Вообще в юном Визборе, несмотря на его немалый походный и спортивный опыт и вызывавшую полушутливую ревность Ады популярность среди факультетских девушек («Прошёл меня любимый мимо, / Прийти к фонтану повелев, / Пришла — смотрю, стоит любимый, / Увы, в кольце прелестных дев»), не было ничего от самоуверенного супермена и рокового обольстителя. По наблюдению Юрия Ряшенцева, «секрет становления Визбора… заключён в том, что он в юношеском возрасте очень себе не нравился». То есть — был мягким по характеру, смущался, стеснялся, краснел от неловкости, порой уступал наглому напору. И «такого себя», как пишет его друг, «терпеть не собирался». (Не отсюда ли и стремление наставлять, объяснять друзьям, как надо писать?) С этим соглашается и Ада Якушева, замечая, что Визбор постоянно над собой работал. Но тогда, наверное, и в отношениях с ней ему было непросто решиться на объяснение: она вспоминает, что признание его прозвучало как бы в шутку. Визбор словно стеснялся этих слов. Но главное: они были сказаны. Теперь всё было уже иначе, чем было ещё вчера. И всё лишь начиналось…

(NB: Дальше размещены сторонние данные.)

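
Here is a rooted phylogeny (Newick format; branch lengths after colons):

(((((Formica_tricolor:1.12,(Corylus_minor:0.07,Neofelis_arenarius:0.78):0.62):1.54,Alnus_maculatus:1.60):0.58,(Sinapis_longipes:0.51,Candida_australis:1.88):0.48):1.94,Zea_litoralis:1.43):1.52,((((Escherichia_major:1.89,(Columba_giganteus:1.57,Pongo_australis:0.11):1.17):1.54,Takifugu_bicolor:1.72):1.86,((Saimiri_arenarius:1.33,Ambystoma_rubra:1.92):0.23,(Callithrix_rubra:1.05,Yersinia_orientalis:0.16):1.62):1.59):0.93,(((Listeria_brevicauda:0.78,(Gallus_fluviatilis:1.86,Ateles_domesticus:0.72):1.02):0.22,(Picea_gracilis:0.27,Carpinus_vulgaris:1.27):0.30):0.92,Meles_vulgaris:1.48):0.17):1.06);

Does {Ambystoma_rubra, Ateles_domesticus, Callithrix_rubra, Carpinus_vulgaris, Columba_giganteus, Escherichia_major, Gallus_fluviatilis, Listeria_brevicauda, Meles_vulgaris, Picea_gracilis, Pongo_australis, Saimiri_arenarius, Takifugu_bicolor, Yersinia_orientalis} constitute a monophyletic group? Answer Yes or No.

The most recent common ancestor of these taxa subtends ((((Escherichia_major,(Columba_giganteus,Pongo_australis)),Takifugu_bicolor),((Saimiri_arenarius,Ambystoma_rubra),(Callithrix_rubra,Yersinia_orientalis))),(((Listeria_brevicauda,(Gallus_fluviatilis,Ateles_domesticus)),(Picea_gracilis,Carpinus_vulgaris)),Meles_vulgaris)).
That clade has exactly 14 tips — every listed taxon and nothing else — so the group is monophyletic.

Yes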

Да только вот студенческая жизнь Юрия Визбора уже заканчивалась. Близились госэкзамены, а сначала состоялось распределение. Вузовское распределение — необычный показатель степени либерализации общественной жизни. Выпуск 1955 года оказался последним перед отменой обязательного распределения, которое произойдёт в первую весну после XX съезда. Аду, окончившую институт в 1956-м, «распределять» уже не будут (соберётся было ехать учительствовать на Алтай, но тяжело заболеет мама, и Ада оформит «свободное трудоустройство»). Потом распределение опять введут; потом, в пост-перестроечное время, опять отменят…
Визбор и Красновский получают направление в Архангельскую область. Что и говорить, неблизко. Ада Якушева впоследствии будет объяснять это не самой лестной характеристикой (такой документ за подписями факультетского руководства был в ту пору обязательным), где, помимо несомненных общественных заслуг студента Визбора, отмечалось не всегда должное отношение его к учёбе и даже вынесенный по этой причине выговор по комсомольской линии. Но что бы ни писали в казённых бумагах — Визбор и здесь оставался Визбором, то есть романтиком и поэтом. Во-первых, по свидетельству Максима Кусургашева, одной из любимых книг Визбора-студента была «Обыкновенная Арктика» Бориса Горбатова; интерес к Северу у него был более чем сознательный, и потому, считал Максим, Юра охотно то ли вызвался, то ли согласился туда поехать. Во-вторых, у него уже давно, с третьего курса, была готова песня на выпуск под названием «Мирно засыпает родная страна», стихи которой он сочинил вместе с Юрой Ряшенцевым незадолго до Нового года и которая была напечатана в предновогоднем же номере «Ленинца», рядом с обязательной для тех времён передовой статьёй, восхваляющей «трудовую героику и беспримерные подвиги советских людей, заботу Партии и Правительства», и приветствием только что награждённого орденом Ленина профессора Попова:
…Институт подпишет последний приказ:
Дали Забайкалья, Сахалин или Кавказ.
В мае или в марте
Взглянешь ты на карту,
Вспомнишь ты друзей, а значит, нас…
Много впереди путей-дорог,
И уходит поезд на восток.
Светлые года
Будем мы всегда
Вспоминать.
Много впереди хороших встреч,
Но мы будем помнить и беречь
Новогодний зал,
Милые глаза,
Институт.
Вообще странное чувство вызвала бы у современного читателя эта (да и не только эта, а все тогдашние) публикация в «Ленинце»; скорее, не сама даже публикация, а подпись: «Юрий Визбор и Юрий Ряшенцев, студенты литературного факультета». Это примерно как прочесть в газете такое: «Александр Пушкин и Антон Дельвиг, ученики Царскосельского лицея». Когда знаешь, кем потом станут эти «ученики» и «студенты» (мы, разумеется, не сравниваем масштаб дарований, это было бы некорректно), то с особой силой ощущаешь хранимый пожелтевшей бумагой аромат времени, когда ни один читатель в большой стране, ни сами юноши не знают ещё о том, что ждёт их впереди.